Tenho uma vida profissional consolidada e uma família que me apoia… No entanto, recordo as palavras da minha filha quando era mais nova:
– “Mãe porque não és uma mãe igual às outras?” Perguntava ela.
– Como assim, filha? Retorqui com algum espanto.
– “As outras mães passam a ferro, fazem bolos deliciosos, tu só sabes estudar!” Respondeu-me…
Fiquei sem chão. Senti-me a pior mãe do mundo e como poderia eu explicar, a uma criança de 6 anos, o porquê de ser “diferente” da maioria das outras mães. Note-se que nesta fase da minha vida as prioridades estavam centradas na educação das minhas filhas e na área profissional e mesmo assim era impossível não falhar.
Ainda, hoje, em muitas das reuniões sou a única mulher e sou muitas vezes interpolada com a pergunta de como consigo estar tão presente, com clareza respondo: “ deixei para depois…”
Não é por acaso que assistimos ao abandono de muitas das promessas femininas na área da política após o término dos estudos e a um retorno depois dos 50 anos, quase me atrevo a dizer que as que permanecem são as que fazem da política a sua profissão, mas, também não é menos verdade, que assistimos a uma falta de comparência destas mulheres, que ocupam lugares de relevo, durante o seu mandato, a plenários e a reuniões com os militantes de base.
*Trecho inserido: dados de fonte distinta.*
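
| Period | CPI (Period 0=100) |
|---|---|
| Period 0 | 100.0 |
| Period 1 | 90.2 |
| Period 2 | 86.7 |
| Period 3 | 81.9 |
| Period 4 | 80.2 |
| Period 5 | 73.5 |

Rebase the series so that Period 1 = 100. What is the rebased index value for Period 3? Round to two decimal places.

90.80

Rebased(Period 3) = 81.9 / 90.2 × 100 = 90.7982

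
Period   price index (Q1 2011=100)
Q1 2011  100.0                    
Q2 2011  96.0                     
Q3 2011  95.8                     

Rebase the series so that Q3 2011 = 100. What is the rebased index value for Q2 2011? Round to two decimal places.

100.21

Rebased(Q2 2011) = 96.0 / 95.8 × 100 = 100.2088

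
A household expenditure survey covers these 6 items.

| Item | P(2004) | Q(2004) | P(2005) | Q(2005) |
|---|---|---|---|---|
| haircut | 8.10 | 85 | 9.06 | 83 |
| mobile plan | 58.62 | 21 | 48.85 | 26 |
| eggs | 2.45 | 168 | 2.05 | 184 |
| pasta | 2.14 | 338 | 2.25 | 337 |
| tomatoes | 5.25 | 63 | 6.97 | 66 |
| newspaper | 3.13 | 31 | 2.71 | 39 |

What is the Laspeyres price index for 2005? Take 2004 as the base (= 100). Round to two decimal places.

Laspeyres price index uses base-period quantities as weights.
ΣP(2005)·Q(2004) = 9.06×85 + 48.85×21 + 2.05×168 + 2.25×338 + 6.97×63 + 2.71×31 = 770.1 + 1025.85 + 344.4 + 760.5 + 439.11 + 84.01 = 3423.97
ΣP(2004)·Q(2004) = 8.10×85 + 58.62×21 + 2.45×168 + 2.14×338 + 5.25×63 + 3.13×31 = 688.5 + 1231.02 + 411.6 + 723.32 + 330.75 + 97.03 = 3482.22
Index = 3423.97 / 3482.22 × 100 = 98.3272

98.33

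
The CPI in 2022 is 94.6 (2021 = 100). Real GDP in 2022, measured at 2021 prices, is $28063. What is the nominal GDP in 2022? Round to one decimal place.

26547.6

Nominal = Real × (Index/100) = 28063 × (94.6/100)
        = 28063 × 0.946 = 26547.5980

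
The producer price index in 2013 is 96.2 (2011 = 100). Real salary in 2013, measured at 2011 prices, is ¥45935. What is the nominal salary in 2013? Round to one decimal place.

44189.5

Nominal = Real × (Index/100) = 45935 × (96.2/100)
        = 45935 × 0.962 = 44189.4700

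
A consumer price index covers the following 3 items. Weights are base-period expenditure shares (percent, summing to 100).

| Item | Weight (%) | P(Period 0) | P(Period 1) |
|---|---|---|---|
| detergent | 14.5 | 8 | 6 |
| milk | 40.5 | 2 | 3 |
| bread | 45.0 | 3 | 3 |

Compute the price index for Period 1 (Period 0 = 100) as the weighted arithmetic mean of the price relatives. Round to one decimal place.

detergent: 14.5 × (6/8) = 14.5 × 0.750000 = 10.8750
milk: 40.5 × (3/2) = 40.5 × 1.500000 = 60.7500
bread: 45.0 × (3/3) = 45.0 × 1.000000 = 45.0000
Index = Σ wᵢ·(p₁ᵢ/p₀ᵢ) = 10.8750 + 60.7500 + 45.0000 = 116.6250

116.6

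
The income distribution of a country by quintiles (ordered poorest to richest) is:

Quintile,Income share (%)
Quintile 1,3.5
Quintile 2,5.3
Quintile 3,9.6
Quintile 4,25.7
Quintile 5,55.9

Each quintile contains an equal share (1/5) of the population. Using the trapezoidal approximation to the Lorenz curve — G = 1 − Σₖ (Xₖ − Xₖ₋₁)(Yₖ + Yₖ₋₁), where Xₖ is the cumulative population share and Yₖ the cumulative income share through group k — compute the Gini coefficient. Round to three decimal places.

0.501

Cumulative income shares Yₖ: 0.0350, 0.0880, 0.1840, 0.4410, 1.0000
Σ (Xₖ−Xₖ₋₁)(Yₖ+Yₖ₋₁) = (1/5)(0.0350+0.0000) + (1/5)(0.0880+0.0350) + (1/5)(0.1840+0.0880) + (1/5)(0.4410+0.1840) + (1/5)(1.0000+0.4410)
  = 0.0070 + 0.0246 + 0.0544 + 0.1250 + 0.2882 = 0.4992
G = 1 − 0.4992 = 0.5008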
Ainda, hoje, em muitas das reuniões sou a única mulher e sou muitas vezes interpolada com a pergunta de como consigo estar tão presente, com clareza respondo: “ deixei para depois…”
Hoje, com 19 anos a minha filha tem orgulho da mãe e diz: “VAI …”
Será que o mundo mudou para as mulheres? Não o suficiente, por isso, concluo este artigo com as palavras de Lucinda Dâmaso “ As mulheres têm voz, usem-na” não importa a idade, não importa a igualdade de género, mas sim a segurança com que lutamos pelas nossas convicções.